IMDB Ethical Web Scraping

Author

Cullen Ryle

Introduction

I plan to analyze the top 100 highest-rated books on Goodreads.com to investigate whether there are any common characteristics that link these titles together. The central research question is: What shared features, if any, contribute to a book being among the top-rated on Goodreads? To explore this, I will examine several variables, including each book’s position on the list, genre, individual rating, average rating, total number of reviews, and the number of users who have rated the book. By analyzing these variables, I aim to uncover any patterns or trends that may explain why these books are consistently recognized as top performers by the Goodreads community. The Reason I chose this topic is because I love reading, one of my favorite books that I have read over the last year was Fiddlers Green by Richard McKenna.

Analysis type breakdown

For this analysis I will use the R package Rvest to scrape the Goodreads webpage for the variables listed in the introduction section. After this data is collected using R script I will then put it all into a combined table where I will then use other R packages to test variables together in different graph types to see correlations between variables.

For reference the following is the webpage being used to scrape data from.
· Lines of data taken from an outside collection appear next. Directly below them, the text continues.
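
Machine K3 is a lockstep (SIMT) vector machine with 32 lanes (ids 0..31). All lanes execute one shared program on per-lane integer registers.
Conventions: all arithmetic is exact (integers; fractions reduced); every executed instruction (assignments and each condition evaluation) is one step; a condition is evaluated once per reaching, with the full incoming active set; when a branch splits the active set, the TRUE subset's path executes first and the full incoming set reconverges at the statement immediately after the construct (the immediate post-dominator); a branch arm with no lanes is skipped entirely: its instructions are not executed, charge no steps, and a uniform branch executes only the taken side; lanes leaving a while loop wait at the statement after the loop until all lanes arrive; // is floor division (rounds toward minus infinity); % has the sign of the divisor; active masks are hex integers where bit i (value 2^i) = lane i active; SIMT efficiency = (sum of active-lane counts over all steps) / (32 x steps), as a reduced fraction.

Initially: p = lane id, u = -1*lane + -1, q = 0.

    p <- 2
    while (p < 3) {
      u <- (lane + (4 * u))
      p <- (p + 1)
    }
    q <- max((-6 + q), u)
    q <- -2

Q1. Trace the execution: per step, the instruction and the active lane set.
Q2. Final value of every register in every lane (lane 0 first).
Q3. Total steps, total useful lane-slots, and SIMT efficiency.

step 0: p <- 2                       0xffffffff
step 1: eval (p < 3)                 0xffffffff
step 2: u <- (lane + (4 * u))        0xffffffff
step 3: p <- (p + 1)                 0xffffffff
step 4: eval (p < 3)                 0xffffffff
step 5: q <- max((-6 + q), u)        0xffffffff
step 6: q <- -2                      0xffffffff

Answer: 7 steps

p: 3,3,3,3,3,3,3,3,3,3,3,3,3,3,3,3,3,3,3,3,3,3,3,3,3,3,3,3,3,3,3,3
u: -4,-7,-10,-13,-16,-19,-22,-25,-28,-31,-34,-37,-40,-43,-46,-49,-52,-55,-58,-61,-64,-67,-70,-73,-76,-79,-82,-85,-88,-91,-94,-97
q: -2,-2,-2,-2,-2,-2,-2,-2,-2,-2,-2,-2,-2,-2,-2,-2,-2,-2,-2,-2,-2,-2,-2,-2,-2,-2,-2,-2,-2,-2,-2,-2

steps = 7; useful = 224; efficiency = 224/224 = 1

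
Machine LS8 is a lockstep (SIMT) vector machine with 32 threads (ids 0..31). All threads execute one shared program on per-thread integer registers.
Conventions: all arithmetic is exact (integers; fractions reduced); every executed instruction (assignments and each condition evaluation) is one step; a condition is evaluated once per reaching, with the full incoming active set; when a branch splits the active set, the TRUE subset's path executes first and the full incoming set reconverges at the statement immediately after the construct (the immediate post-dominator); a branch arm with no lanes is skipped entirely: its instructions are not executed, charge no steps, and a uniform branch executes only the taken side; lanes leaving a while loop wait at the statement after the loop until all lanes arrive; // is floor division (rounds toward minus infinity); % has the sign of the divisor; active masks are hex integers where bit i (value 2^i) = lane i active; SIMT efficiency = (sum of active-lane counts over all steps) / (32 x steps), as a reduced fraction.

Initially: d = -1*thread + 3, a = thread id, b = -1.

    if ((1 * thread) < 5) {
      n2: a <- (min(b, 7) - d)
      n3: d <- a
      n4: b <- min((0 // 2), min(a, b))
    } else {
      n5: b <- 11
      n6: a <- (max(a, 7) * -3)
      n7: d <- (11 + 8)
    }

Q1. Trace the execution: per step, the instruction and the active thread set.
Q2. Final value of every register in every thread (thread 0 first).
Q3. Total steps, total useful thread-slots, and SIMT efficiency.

step 0: eval ((1 * thread) < 5)      0xffffffff
step 1: a <- (min(b, 7) - d)         0x0000001f
step 2: d <- a                       0x0000001f
step 3: b <- min((0 // 2), min(a, b)) 0x0000001f
step 4: b <- 11                      0xffffffe0
step 5: a <- (max(a, 7) * -3)        0xffffffe0
step 6: d <- (11 + 8)                0xffffffe0

Answer: 7 steps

d: -4,-3,-2,-1,0,19,19,19,19,19,19,19,19,19,19,19,19,19,19,19,19,19,19,19,19,19,19,19,19,19,19,19
a: -4,-3,-2,-1,0,-21,-21,-21,-24,-27,-30,-33,-36,-39,-42,-45,-48,-51,-54,-57,-60,-63,-66,-69,-72,-75,-78,-81,-84,-87,-90,-93
b: -4,-3,-2,-1,-1,11,11,11,11,11,11,11,11,11,11,11,11,11,11,11,11,11,11,11,11,11,11,11,11,11,11,11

steps = 7; useful = 128; efficiency = 128/224 = 4/7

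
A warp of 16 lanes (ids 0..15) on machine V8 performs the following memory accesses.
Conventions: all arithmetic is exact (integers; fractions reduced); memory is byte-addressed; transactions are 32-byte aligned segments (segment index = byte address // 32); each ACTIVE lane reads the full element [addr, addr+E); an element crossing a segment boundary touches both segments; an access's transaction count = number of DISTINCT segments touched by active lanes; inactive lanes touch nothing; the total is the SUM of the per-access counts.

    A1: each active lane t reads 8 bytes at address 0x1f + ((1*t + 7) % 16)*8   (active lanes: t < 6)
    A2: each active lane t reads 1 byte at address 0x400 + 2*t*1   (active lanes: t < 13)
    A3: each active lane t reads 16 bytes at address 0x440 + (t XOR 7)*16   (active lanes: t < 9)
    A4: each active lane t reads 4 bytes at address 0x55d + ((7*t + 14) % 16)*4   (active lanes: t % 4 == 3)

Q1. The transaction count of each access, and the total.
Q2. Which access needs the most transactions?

A1: 3 transactions
A2: 1 transaction
A3: 5 transactions
A4: 2 transactions

Answer: 3,1,5,2; total 11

Answer: A3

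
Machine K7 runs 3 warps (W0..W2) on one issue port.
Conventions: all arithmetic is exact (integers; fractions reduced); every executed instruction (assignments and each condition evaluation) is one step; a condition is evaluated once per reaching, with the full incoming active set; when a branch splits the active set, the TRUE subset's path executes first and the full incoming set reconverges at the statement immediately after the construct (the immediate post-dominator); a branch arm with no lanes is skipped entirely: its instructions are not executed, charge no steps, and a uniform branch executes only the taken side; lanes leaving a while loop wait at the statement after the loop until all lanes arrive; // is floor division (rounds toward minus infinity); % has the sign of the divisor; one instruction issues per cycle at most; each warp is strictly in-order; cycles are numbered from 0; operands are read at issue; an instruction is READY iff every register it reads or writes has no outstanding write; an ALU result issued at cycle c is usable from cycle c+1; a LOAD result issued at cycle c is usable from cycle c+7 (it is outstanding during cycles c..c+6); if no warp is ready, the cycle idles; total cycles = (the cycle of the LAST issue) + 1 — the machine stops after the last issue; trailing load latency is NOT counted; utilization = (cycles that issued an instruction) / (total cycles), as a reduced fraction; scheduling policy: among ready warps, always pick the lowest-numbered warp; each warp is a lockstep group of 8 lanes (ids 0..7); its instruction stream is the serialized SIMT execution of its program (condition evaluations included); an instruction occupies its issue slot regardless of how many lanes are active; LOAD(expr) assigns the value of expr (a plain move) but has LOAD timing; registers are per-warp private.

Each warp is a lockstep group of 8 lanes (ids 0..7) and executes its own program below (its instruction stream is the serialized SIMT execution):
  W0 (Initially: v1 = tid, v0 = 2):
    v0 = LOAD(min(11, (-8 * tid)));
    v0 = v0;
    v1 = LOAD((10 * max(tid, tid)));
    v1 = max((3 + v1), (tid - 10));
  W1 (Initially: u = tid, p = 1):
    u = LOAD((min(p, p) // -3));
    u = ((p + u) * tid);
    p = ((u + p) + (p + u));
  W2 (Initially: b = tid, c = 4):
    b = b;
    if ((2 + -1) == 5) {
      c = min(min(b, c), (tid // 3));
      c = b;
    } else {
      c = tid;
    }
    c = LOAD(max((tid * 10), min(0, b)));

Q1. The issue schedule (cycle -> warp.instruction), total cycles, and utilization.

cycle 0: W0.I0
cycle 1: W1.I0
cycle 2: W2.I0
cycle 3: W2.I1
cycle 4: W2.I2
cycle 5: W2.I3
cycle 6: idle
cycle 7: W0.I1
cycle 8: W0.I2
cycle 9: W1.I1
cycle 10: W1.I2
cycle 11: idle
cycle 12: idle
cycle 13: idle
cycle 14: idle
cycle 15: W0.I3

Answer: 16 cycles, utilization 11/16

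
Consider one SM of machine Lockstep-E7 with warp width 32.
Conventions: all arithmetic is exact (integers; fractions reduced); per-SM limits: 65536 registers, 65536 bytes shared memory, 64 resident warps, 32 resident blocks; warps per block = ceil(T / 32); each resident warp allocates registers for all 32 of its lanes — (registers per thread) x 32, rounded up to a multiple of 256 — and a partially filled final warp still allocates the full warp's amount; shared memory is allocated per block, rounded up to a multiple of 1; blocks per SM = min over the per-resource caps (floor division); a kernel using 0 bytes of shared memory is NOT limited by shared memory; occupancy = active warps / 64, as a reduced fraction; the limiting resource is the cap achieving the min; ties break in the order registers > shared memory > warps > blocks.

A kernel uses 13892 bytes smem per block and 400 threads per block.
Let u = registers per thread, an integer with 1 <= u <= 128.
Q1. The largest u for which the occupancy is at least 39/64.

Answer: u = 48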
https://www.goodreads.com/list/show/153860.Goodreads_Top_100_Highest_Rated_Books_on_Goodreads_with_at_least_10_000_Ratings

Analysis type breakdown

Book position by Score

The graph Bp by S shows the list of the top 10 books by the overall score for the books. The Score is calculated from the number of people who have voted on the books rating and the rating they ranked the book. The graph showing that the first ranked books score is way beyond the others, the results of this comparison stemming from the total score could be skewed based on there being more people who reviewed one book over another.

Rating Count by Rating

The graph RC by R shows the total ratings per book by the average rating for the book. This showing for the top 100 books that most books do not have the same number of reviews and only a few having significantly more books than others. While in this list the average rating for the book not indicating but score. With this we gleam that most books with a distribution of ratings even at higher levels sometimes have a lower number of ratings while not being listed in first position.

Book Rank by Avg. Rating

The graph BR by Avg. R shows each book per listed rank and its listed average rating. This giving us insight into the difference between rank and book average rating. The main purpose of this graph inst go get significant insight but just to visualize in scale a comparison of the books ranked against each other.

Distribution by Average Ratings

The graph D by Avg. R shows that the average rating for books are around 4.6. Increasing in the ratings there are fewer and fewer books. Looking at the lowering count per increasing ratings, could assume a near exponential increase for those books closer to the highest rating. This shows that even with books considered the best it is even harder to make it higher among its comps.

Position by Rating

From the P by R graph it shows us that books with a higher ratings count tend to also have a higher book position. We could assume that some books with higher ratings may be skewed due to the higher count of ratings which would throw the end rating position off.

Final Analysis

To investigate what characteristics define the top 100 highest-rated books on Goodreads, several visualizations were created using key variables including book position, average rating, review count, and overall score. The graph comparing book position to score reveals that the top-ranked book stands out significantly, suggesting that total score is heavily influenced by the volume of ratings a book receives, rather than just its quality. Similarly, when examining review count versus average rating, we see that books can achieve high ratings even with fewer reviews, indicating that popularity does not always correlate with perceived quality.

A distribution analysis of average ratings shows that most top books cluster around an average rating of 4.6, with very few reaching higher scores. This sharp decline suggests that achieving near-perfect ratings is rare, even among the highest-rated books, highlighting the competitive nature of standing out at the very top. Finally, plotting book position against ratings count shows a trend where books with more reviews often occupy higher-ranked positions, hinting that broader readership may play a role in boosting visibility and score. However, this also raises the concern that rating counts could skew final rankings, favoring well-known titles over lesser-known but equally well-reviewed ones.

Together, these findings suggest that while average rating is important, the number of reviews and total score also play significant roles in determining which books make it to the top of the list—indicating that visibility and community engagement may be just as influential as quality alone.